- Born: 1955 (age 70–71) Beirut, Lebanon
- Education: Lebanese American University (BA), California State University, Long Beach (MFA)
- Known for: Abstract art

= Ghada Jamal =

Lebanese-American abstract artist

Ghada Jamal (born 1955) is an abstract artist born in Beirut, Lebanon. Jamal studied Fine Arts at the Lebanese American University (LAU), where she graduated in 1984. She then relocated to California to pursue a Master's degree from California State University in Long Beach, graduating in 1991. Jamal currently teaches art at the University of Notre Dame and at the American University of Beirut in Lebanon and resides in California, USA.

Jamal's abstract artwork depicts Middle Eastern landscapes, especially those of Lebanon throughout various political and economic eras. Her mediums include oil, acrylic, and chalk on canvas and paper.

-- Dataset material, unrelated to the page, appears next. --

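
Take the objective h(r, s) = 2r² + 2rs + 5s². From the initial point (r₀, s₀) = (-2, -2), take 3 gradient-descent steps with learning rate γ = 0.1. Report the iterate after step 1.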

Her work varies in tone from peaceful and serene to violent and brutal, often emphasizing images and experiences of war.

Jamal's abstract art tackles diverse topics including but not limited to the devastation caused by the Lebanese civil war and the many Palestinian massacres, landscapes, city architecture, contemporary life, identity, identification and Islamic art.

Jamal's artwork has been displayed as part of both solo and group exhibitions in many galleries around the world.